According to 2004 statistics[1] from the Department of Energy in the US there are 385 thousand natural gas wells producing on average of 126 thousand standard cubic feet of gas per day per well. On average these gas wells are at a stage in their life where the volume of gas being produced continues to decline and all of the liquids are not being lifted to the surface. Very few of these gas wells produce completely dry gas; liquids may be produced from the reservoir and/or both condensate and water can condense as the temperature and pressure decrease as the gas flows to the surface.
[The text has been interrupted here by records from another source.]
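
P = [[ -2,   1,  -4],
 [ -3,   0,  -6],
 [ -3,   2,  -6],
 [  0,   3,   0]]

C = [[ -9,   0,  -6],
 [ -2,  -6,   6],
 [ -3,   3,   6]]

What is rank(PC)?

2

First compute PC:
[[ 28, -18,  -6],
 [ 45, -18, -18],
 [ 41, -30,  -6],
 [ -6, -18,  18]]
Now row reduce the product.
R2 ← R2 − (45/28)·R1: [0, 153/14, -117/14]
R3 ← R3 − (41/28)·R1: [0, -51/14, 39/14]
R4 ← R4 + (3/14)·R1: [0, -153/7, 117/7]
R3 ← R3 + (1/3)·R2: [0, 0, 0]
R4 ← R4 + (2)·R2: [0, 0, 0]
2 nonzero rows, so rank(PC) = 2.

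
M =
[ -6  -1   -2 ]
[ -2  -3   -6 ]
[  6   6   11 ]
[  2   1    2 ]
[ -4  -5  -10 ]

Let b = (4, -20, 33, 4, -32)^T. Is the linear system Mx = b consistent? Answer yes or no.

Row reduce the augmented matrix [M | b].
R2 ← R2 − (1/3)·R1: [0, -8/3, -16/3, -64/3]
R3 ← R3 + R1: [0, 5, 9, 37]
R4 ← R4 + (1/3)·R1: [0, 2/3, 4/3, 16/3]
R5 ← R5 − (2/3)·R1: [0, -13/3, -26/3, -104/3]
R3 ← R3 + (15/8)·R2: [0, 0, -1, -3]
R4 ← R4 + (1/4)·R2: [0, 0, 0, 0]
R5 ← R5 − (13/8)·R2: [0, 0, 0, 0]
The echelon form has 3 nonzero rows, and every pivot lies in the first 3 columns, so rank(M) = rank([M|b]) = 3.
The system is consistent.

yes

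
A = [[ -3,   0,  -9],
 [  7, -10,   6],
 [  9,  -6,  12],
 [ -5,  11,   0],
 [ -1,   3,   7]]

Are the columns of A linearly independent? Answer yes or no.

Row reduce A to echelon form.
R2 ← R2 + (7/3)·R1: [0, -10, -15]
R3 ← R3 + (3)·R1: [0, -6, -15]
R4 ← R4 − (5/3)·R1: [0, 11, 15]
R5 ← R5 − (1/3)·R1: [0, 3, 10]
R3 ← R3 − (3/5)·R2: [0, 0, -6]
R4 ← R4 + (11/10)·R2: [0, 0, -3/2]
R5 ← R5 + (3/10)·R2: [0, 0, 11/2]
R4 ← R4 − (1/4)·R3: [0, 0, 0]
R5 ← R5 + (11/12)·R3: [0, 0, 0]
3 pivots among 3 columns.
Every column is a pivot column, so the columns are linearly independent.

yes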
In the early stages of a gas well's life the flow rate is often high enough that the produced liquids are removed from the wellbore and carried to the surface by the high gas velocity. In the later stages of the well's life liquid accumulates in the bottom of the well as the gas flow rate declines and the gas velocity becomes too low to remove the liquid. As the liquids accumulate in the wellbore additional pressure is applied to the formation and this increased pressures reduces the gas flow from the formation and in some wells the liquid loading bach pressure will increase until eventual all of the gas flow from the well stops.
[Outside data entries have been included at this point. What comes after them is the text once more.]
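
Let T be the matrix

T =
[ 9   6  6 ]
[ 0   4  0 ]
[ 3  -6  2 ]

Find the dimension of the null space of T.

Row reduce to echelon form.
R3 ← R3 − (1/3)·R1: [0, -8, 0]
R3 ← R3 + (2)·R2: [0, 0, 0]
2 nonzero rows, so rank(T) = 2.
T has 3 columns; by rank–nullity, nullity = 3 − 2 = 1.

1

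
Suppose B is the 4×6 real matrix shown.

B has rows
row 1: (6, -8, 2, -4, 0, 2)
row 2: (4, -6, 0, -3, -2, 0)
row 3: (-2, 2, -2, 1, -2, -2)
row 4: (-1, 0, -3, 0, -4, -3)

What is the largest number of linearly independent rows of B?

Row reduce to echelon form.
R2 ← R2 − (2/3)·R1: [0, -2/3, -4/3, -1/3, -2, -4/3]
R3 ← R3 + (1/3)·R1: [0, -2/3, -4/3, -1/3, -2, -4/3]
R4 ← R4 + (1/6)·R1: [0, -4/3, -8/3, -2/3, -4, -8/3]
R3 ← R3 − R2: [0, 0, 0, 0, 0, 0]
R4 ← R4 − (2)·R2: [0, 0, 0, 0, 0, 0]
Echelon form has 2 nonzero rows, so rank(B) = 2.
The rank gives the maximum number of linearly independent rows: 2.

2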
Flowing gas wells may be characterized as falling in one of three types as illustrated in Fig. 1. In the first case (Type 1) any liquid being produced with the gas or condensing due to temperature and pressure changes is uniformly distributed in the wellbore. The gas velocity is sufficient to continuously carry liquid as a fine mist or small droplets to the surface and sufficient to establish a relatively low and fairly uniform flowing pressure gradient. In the second case (Type 2) the gas velocity is not able to uniformly carry sufficient liquid to the surface resulting in a higher percentage of liquid accumulating in the lower part of the well. The flowing pressure gradient will show dual values, a low gradient (close to that of the flowing gas) above the gas/liquid interface and a higher gradient in the lower section of the well. In the lower section of the well the flow is characterized as practically zero net liquid flow with gas bubbles or slugs percolating through the liquid and then gas flowing to the surface. Some of these wells may periodically unload liquid from the bottom of the well. As the gas rate is further decreased, even to the point close to ceasing, the concentration of liquid at the bottom of the well increases to more than 90%, while discrete gas bubbles are flowing through the liquid. The Type 3 well diagram represents this condition when there is practically no fluid flowing into the wellbore. Type 3 also includes wells that have been shut-in for an extended time. In shut-in wells the combination of the tubing head gas pressure plus the gradient of the liquid column may temporarily exceed the reservoir pressure causing liquid to back flow into the formation.

Knowledge of the flowing gradient and fluid distribution in the well is of paramount importance in determining whether inflow from the formation is being restricted by excessive liquid in the flow string, thus requiring application of some deliquifying technique such as installation of plungers, pumps, or redesign of the flow string to increase gas velocity. For further details on liquid loading of gas wells please refer to the papers by Turner[2] for high pressure gas wells, and article by Coleman[3] for lower pressure gas wells.